Taylor returned to the study of mining engineering and geology, and by 1892 was lecturing on the subject. In 1893 he was described as a certified teacher of mining, and a mining lecturer under the Staffordshire County Council. He read a newspaper account of coal production in New Zealand, which may have influenced his decision to emigrate there.

==New Zealand career==
In 1894, Taylor and his family sailed to New Zealand on the steamer Ruapehu. They initially settled in Collingwood in the northwest of the South Island. He was appointed by the Anglican bishop of Nelson as a lay reader of the Anglican church in Collingwood, which provided him with a parsonage that housed his family.
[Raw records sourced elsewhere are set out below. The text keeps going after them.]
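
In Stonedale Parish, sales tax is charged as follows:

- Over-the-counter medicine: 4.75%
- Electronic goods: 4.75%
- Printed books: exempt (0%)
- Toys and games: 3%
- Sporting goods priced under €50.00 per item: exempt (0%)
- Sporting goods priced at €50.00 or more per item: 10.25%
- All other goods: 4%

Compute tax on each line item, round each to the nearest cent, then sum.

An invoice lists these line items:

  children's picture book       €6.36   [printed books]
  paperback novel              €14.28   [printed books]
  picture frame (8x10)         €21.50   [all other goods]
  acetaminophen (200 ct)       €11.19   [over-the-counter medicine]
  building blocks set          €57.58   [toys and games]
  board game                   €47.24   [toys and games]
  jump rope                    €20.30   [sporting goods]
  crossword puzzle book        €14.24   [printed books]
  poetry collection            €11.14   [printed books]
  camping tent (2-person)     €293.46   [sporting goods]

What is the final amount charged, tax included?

€531.91

Children's picture book €6.36: printed books → 0% → €0.00
Paperback novel €14.28: printed books → 0% → €0.00
Picture frame (8x10) €21.50: all other goods → 4% → €0.86
Acetaminophen (200 ct) €11.19: over-the-counter medicine → 4.75% → €0.53
Building blocks set €57.58: toys and games → 3% → €1.73
Board game €47.24: toys and games → 3% → €1.42
Jump rope €20.30: sporting goods, under €50.00 → 0% → €0.00
Crossword puzzle book €14.24: printed books → 0% → €0.00
Poetry collection €11.14: printed books → 0% → €0.00
Camping tent (2-person) €293.46: sporting goods, €50.00 or more → 10.25% → €30.08
Subtotal = €497.29; tax = €34.62; total due = €531.91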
He was asked to resign from this position in April 1896. Taylor soon discovered a coal field in the settlement of Pūponga, and established the Puponga Coal & Gold Mining Company.

In 1902, by which time Taylor and his family had moved to Nelson, he was prosecuted on several charges of fraudulently altering his mining company's books of account. Although his defence was that the problems were due to disorganised bookkeeping practices rather than dishonesty, he was found guilty on one charge and was sentenced to two years' imprisonment with hard labour. A petition seeking early remission of his prison sentence attracted several hundred signatures from Nelson residents, but was unsuccessful. Although he was dismissed as manager of the mining company, the company purchased Joseph and Annie Taylor's shares for £3,300.

After his release from prison in July 1904, Taylor remained largely self-sufficient for the rest of his life. Describing himself as a consulting geologist and mining engineer, he wrote several pamphlets and articles on seismology, sunspots, philosophy, and theology. He built onto his house in Nelson a hall which he called the "Universal Institute", where he gave lectures on these topics. He also patented a design for an airship that was never built.

==Death==
Taylor died in Wellington on 24 July 1942, aged 84. He and Annie Taylor (who died six weeks after Joseph) are interred at Nelson's Wakapuaka Cemetery.